The religious right may be yesterday’s news, but its signal accomplishment, the white evangelical voting bloc, remains the Republican Party’s most important constituency. And it’s moving toward Ted Cruz.

The latest numbers from Iowa show Cruz neck and neck with Donald Trump thanks to evangelical support. According to Quinnipiac, it’s now Trump at 25 percent, Cruz at 23 percent, and Ben Carson slipping to 18 percent among all likely Republican caucus-goers. White evangelicals, who make up 60 percent of them, now favor Cruz over Carson, 27 percent to 24 percent, with Trump at 20 percent.


And as white evangelicals in Iowa go, so goes Evangelical Nation.

Cruz’s surge is no accident. As the Washington Post‘s Kate Zezima made clear in a fine piece of political reporting the other day, he has made appealing to evangelicals the centerpiece of his campaign strategy. The Baptist son of a popular Baptist minister, he announced his candidacy at Jerry Falwell’s Liberty University in March and he’s dedicated himself to lining up evangelical bigwigs.

He has no hesitancy about campaigning on the social issues of the day, denouncing the Supreme Court’s same-sex marriage decision and standing up for Kentucky county clergy Kim Davis.

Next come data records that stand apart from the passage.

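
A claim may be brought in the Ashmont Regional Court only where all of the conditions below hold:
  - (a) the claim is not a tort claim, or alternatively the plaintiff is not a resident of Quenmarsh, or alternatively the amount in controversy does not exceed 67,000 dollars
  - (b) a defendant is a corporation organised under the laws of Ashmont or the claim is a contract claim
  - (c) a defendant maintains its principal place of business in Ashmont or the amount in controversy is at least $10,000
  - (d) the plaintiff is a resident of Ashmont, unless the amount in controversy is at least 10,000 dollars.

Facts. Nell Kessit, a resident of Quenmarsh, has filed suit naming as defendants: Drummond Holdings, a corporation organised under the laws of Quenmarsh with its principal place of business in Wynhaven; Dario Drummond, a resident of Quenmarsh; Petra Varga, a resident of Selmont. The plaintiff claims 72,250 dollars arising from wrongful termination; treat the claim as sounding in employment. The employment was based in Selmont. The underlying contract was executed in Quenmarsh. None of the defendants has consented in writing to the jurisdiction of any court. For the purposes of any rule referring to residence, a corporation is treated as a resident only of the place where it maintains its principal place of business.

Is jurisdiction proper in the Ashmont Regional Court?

No

The Ashmont Regional Court:
  (a) The claim is an employment claim, not a tort claim — that alternative is enough. Satisfied.
  (b) The corporate defendant(s) are organised in Quenmarsh, not Ashmont; the claim is an employment claim, not a contract claim — none of the alternatives is met. Not satisfied.
  (c) The amount in controversy is 72,250 dollars, which meets the 10,000 dollars floor, so one alternative holds. Met.
  (d) The plaintiff resides in Quenmarsh, not Ashmont. But the amount in controversy is $72,250, which meets the 10,000 dollars floor, and the 'unless' clause therefore excuses the requirement. Satisfied.
  → No jurisdiction.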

On the church circuit, he uses the meme popularized a decade ago by Karl Rove: If all those evangelicals who didn’t come to the polls last time just turn out, the presidency is ours in a cakewalk.

“If 10 million more evangelical Christians show up in November 2016, we’re not going to be staying up until 3 in the morning wondering what happened in Ohio or Florida,” Cruz told a Baptist congregation in South Carolina earlier this month. “They’ll call the election at 8:35 p.m. That’s what 10 million more evangelical Christians at the polls will do.”

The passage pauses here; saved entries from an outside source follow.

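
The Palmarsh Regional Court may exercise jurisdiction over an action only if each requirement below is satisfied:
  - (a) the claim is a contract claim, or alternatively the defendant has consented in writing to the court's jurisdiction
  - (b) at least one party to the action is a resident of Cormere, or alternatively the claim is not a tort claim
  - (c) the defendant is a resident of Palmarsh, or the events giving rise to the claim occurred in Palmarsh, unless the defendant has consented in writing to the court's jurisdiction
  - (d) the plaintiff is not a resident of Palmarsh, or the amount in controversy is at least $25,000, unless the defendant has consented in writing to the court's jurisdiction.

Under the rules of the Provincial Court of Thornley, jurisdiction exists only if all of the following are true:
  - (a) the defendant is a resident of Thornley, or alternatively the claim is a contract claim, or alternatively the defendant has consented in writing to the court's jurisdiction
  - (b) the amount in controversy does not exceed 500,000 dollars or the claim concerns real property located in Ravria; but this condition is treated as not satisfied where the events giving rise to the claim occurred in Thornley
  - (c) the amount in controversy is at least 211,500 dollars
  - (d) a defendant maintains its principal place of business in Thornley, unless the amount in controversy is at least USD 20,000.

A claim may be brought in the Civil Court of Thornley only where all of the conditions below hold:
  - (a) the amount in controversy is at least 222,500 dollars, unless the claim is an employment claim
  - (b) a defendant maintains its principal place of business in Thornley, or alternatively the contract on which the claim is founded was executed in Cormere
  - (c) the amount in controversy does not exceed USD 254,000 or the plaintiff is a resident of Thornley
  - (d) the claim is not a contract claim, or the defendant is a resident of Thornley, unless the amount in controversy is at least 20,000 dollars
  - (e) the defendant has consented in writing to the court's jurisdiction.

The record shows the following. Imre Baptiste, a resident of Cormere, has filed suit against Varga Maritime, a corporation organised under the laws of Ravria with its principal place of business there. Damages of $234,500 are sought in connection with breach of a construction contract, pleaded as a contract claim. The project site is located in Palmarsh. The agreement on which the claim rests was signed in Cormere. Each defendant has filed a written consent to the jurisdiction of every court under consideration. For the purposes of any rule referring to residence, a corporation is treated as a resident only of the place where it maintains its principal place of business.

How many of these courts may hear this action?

3

The Palmarsh Regional Court:
  (a) The claim is a contract claim — that alternative is enough. Met.
  (b) Imre Baptiste resides in Cormere, which satisfies one of the alternatives. Met.
  (c) The operative events occurred in Palmarsh — that alternative is enough. Satisfied.
  (d) The plaintiff resides in Cormere, which is not Palmarsh, which satisfies one of the alternatives. Condition met.
  → Every requirement is satisfied — jurisdiction.
The Provincial Court of Thornley:
  (a) The claim is a contract claim, which satisfies one of the alternatives. Satisfied.
  (b) The amount in controversy is $234,500, within the USD 500,000 ceiling, which satisfies one of the alternatives. And the carve-out is inapplicable — the operative events occurred in Palmarsh, not Thornley. Met.
  (c) The amount in controversy is 234,500 dollars, which meets the $211,500 floor. Condition met.
  (d) The corporate defendant(s) have their principal place of business in Ravria, not Thornley. But the amount in controversy is 234,500 dollars, which meets the $20,000 floor, and the 'unless' clause therefore excuses the requirement. Met.
  → The court has jurisdiction.
The Civil Court of Thornley:
  (a) The amount in controversy is USD 234,500, which meets the 222,500 dollars floor. Met.
  (b) The contract was executed in Cormere, so this disjunct is met. Condition met.
  (c) The amount in controversy is $234,500, within the 254,000 dollars ceiling, so one alternative holds. Met.
  (d) The claim is a contract claim; the defendant resides in Ravria, not Thornley — none of the alternatives is met. The proviso rescues it, though: the amount in controversy is USD 234,500, which meets the 20,000 dollars floor. Condition met.
  (e) Every defendant has filed written consent. Met.
  → The court has jurisdiction.
Courts with jurisdiction: the Palmarsh Regional Court, the Provincial Court of Thornley, the Civil Court of Thornley — 3 in total.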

The problem is, it’s not going to happen. The white evangelical vote that has sustained the GOP since the rise of the religious right half a century ago is a shrinking portion of the electorate, as the following graphic dramatically demonstrates.

2012 Election coalitions

2012 Election coalitions

Bottom line? As the Democratic-voting Nones grow up and become frequent voters, the white evangelical base of the GOP is aging out. So if Ted Cruz manages to ride his evangelical strategy to the Republican nomination, the general election will make him a victim of his success.